Akribische wirtschaftshistorische und wirtschaftsjuristische Studien zeigen aber, dass auch bereits in der Buchdruck-Ära restriktive Verwertungsrechte den Buchmarkt und die Wissenschaften in ihrer Entwicklung massiv behindert haben (Höffner 2009).

Wir möchten in diesem Seminar untersuchen, wie es zu Privilegien, Patenten, Ausschliesslichkeitsrechten kam, und mit welchen rechtlichen Hürden AutorInnen und ForscherInnen heutzutage rechnen (z.B. Kriminalisierung von Kritik im britischen Libel Law), welche Freiräume bieten die Urheberrechte im deutschen Sprachraum (wenn man sich weigert, Knebelverträge mit Verlagen zu unterzeichnen), welche Alternativen gibt es, und welche Initiativen setzen sich für ein bildungs- und wissenschaftsfreundlicheres Urheberrecht und für die Freiheit wissenschaftlicher Kritik ein?
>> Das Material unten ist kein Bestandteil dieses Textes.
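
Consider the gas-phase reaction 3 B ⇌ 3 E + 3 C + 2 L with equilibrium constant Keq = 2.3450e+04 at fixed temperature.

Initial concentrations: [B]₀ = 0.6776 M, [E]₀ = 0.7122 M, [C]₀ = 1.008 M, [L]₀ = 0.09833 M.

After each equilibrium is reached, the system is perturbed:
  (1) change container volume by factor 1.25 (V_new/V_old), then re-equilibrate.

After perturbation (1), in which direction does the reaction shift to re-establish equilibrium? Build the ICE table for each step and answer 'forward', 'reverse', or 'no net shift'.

Q₀ = 0.0115 vs Keq = 2.3450e+04 ⇒ Q<K, forward
Step 1:
                   B          E          C          L
  Initial     0.6776     0.7122      1.008    0.09833
  Change     -0.6282     0.6282     0.6282     0.4188
  Equil      0.04937       1.34      1.636     0.5172
  solve Keq expr → x = 0.2094; check Q = 2.3450e+04
Then change container volume by factor 1.25 (V_new/V_old).
Step 2:
                   B          E          C          L
  Initial     0.0395      1.072      1.309     0.4137
  Change     -0.0114     0.0114     0.0114   0.007599
  Equil       0.0281      1.084       1.32     0.4213
  solve Keq expr → x = 0.0038; check Q = 2.3450e+04

Direction: forward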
(1) Abstracts meines Vortrags auf dem internationalen Kongress "Neuer Strukturwandel der Öffentlichkeit. Dritter gemeinsamer Kongress für Soziologie der DGS, ÖGS und SGS". Dreiländerkongress, Innsbruck, 29.09. bis 01.10.2011, SV Panel 14/III: Open Access in den Sozialwissenschaften - versäumte Gelegenheiten und Chancen, siehe
https://www.conftool.com/soziologie2011/index.php?page=browseSessions&print=head&form_session=53

 

Literatur/Links:
European Network for Copyright in support of Education and Science http://www.ences.eu/

Höffner, E. (2009): Geschichte und Wesen des Urheberrechts. München:Verlag Europäische Wirtschaft, 2 Bde.

Voigt, M. (2011): ENCES - Eine europäische Initiative zur Vertretung urheberrechtlicher Interessen von Wissenschaft und Bildung LIBREAS. Library Ideas # 18: Wissenschaftskommunikation und Wissensorganisation S. 62-65 Volltext: pdf (urn:nbn:de:kobv:11-100183902) http://edoc.hu-berlin.de/libreas/18/voigt-michaela-56/PDF/voigt.pdf

Weitere Literatur bei der Vorbesprechung, eigene Themen- und Literaturvorschläge der ReferentInnen sind willkommen.